John Edmark

Lecturer
Stanford University
Stanford, California, USA

Much of my work celebrates the patterns underlying space and growth. Through kinetic sculptures and transformable objects, I strive to give viewers access to the surprising structures hidden within apparently amorphous space.

While art is often a vehicle for fantasy, my work is an invitation to plunge deeper into our own world and discover just how astonishing it can be. In experiencing a surprising behavior, one’s sense of wonder and delight is increased by the recognition that it is occurring within the context of actual physical constraints. The works can be thought of as instruments that amplify our awareness of the sometimes tenuous relationship between facts and perception.

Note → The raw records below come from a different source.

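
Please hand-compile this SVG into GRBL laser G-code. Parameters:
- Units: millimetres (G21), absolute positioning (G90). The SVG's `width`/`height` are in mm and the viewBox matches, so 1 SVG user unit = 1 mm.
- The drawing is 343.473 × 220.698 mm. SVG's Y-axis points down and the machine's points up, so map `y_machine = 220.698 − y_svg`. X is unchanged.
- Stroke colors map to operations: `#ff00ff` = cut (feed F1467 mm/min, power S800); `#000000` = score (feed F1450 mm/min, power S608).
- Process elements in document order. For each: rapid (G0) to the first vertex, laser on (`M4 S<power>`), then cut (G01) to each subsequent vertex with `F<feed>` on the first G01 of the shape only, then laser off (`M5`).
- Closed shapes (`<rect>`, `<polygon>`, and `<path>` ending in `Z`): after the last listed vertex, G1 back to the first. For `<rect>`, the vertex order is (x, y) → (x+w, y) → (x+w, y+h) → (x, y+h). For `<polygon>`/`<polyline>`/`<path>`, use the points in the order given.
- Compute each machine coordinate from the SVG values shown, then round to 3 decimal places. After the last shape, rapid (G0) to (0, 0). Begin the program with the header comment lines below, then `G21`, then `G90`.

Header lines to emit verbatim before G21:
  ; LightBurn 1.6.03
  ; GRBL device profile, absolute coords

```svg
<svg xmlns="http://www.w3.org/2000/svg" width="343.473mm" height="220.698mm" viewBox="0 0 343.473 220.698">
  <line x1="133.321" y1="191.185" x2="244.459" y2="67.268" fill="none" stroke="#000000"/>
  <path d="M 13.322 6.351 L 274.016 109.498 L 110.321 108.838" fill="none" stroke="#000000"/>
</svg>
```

Since the viewBox matches the mm dimensions, user units are millimetres directly. The only transform is the Y-flip y_m = 220.698 − y_svg.

Shape 1 is a line segment drawn with `<line>`. Its stroke #000000 means score at S608, F1450. After flipping Y the toolpath is (133.321,29.513) → (244.459,153.430).

Shape 2 is a open polyline drawn with `<path>`. Its stroke #000000 means score at S608, F1450. After flipping Y the toolpath is (13.322,214.347) → (274.016,111.200) → (110.321,111.860).

; LightBurn 1.6.03
; GRBL device profile, absolute coords
G21
G90
G0 X133.321 Y29.513
M4 S608
G01 X244.459 Y153.430 F1450
M5
G0 X13.322 Y214.347
M4 S608
G01 X274.016 Y111.200 F1450
G01 X110.321 Y111.860
M5
G0 X0.000 Y0.000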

BLOOM 3.12.2016 SWM V3.0 “Meander”
BLOOM 3.12.2016 SWM V3.0 “Meander”
35 x 30 x 30 cm
3-d printed nylon with animator (arduino, LED, motor)
2016

Blooms are 3D printed sculptures designed to animate when spun under a strobe light. Unlike a 3D zoetrope, which animates a sequence of small changes to objects, a bloom animates as a single self-contained sculpture. The bloom’s animation effect is achieved by progressive rotations of the golden ratio, phi (ϕ), the same ratio that nature employs to generate the spiral patterns we see in pinecones and sunflowers. The rotational speed and strobe rate of the bloom are synchronized so that one flash occurs every time the bloom turns 137.5º (the angular version of phi). Each bloom’s particular form and behavior is determined by a unique parametric seed I call a phi-nome (/fī nōm/).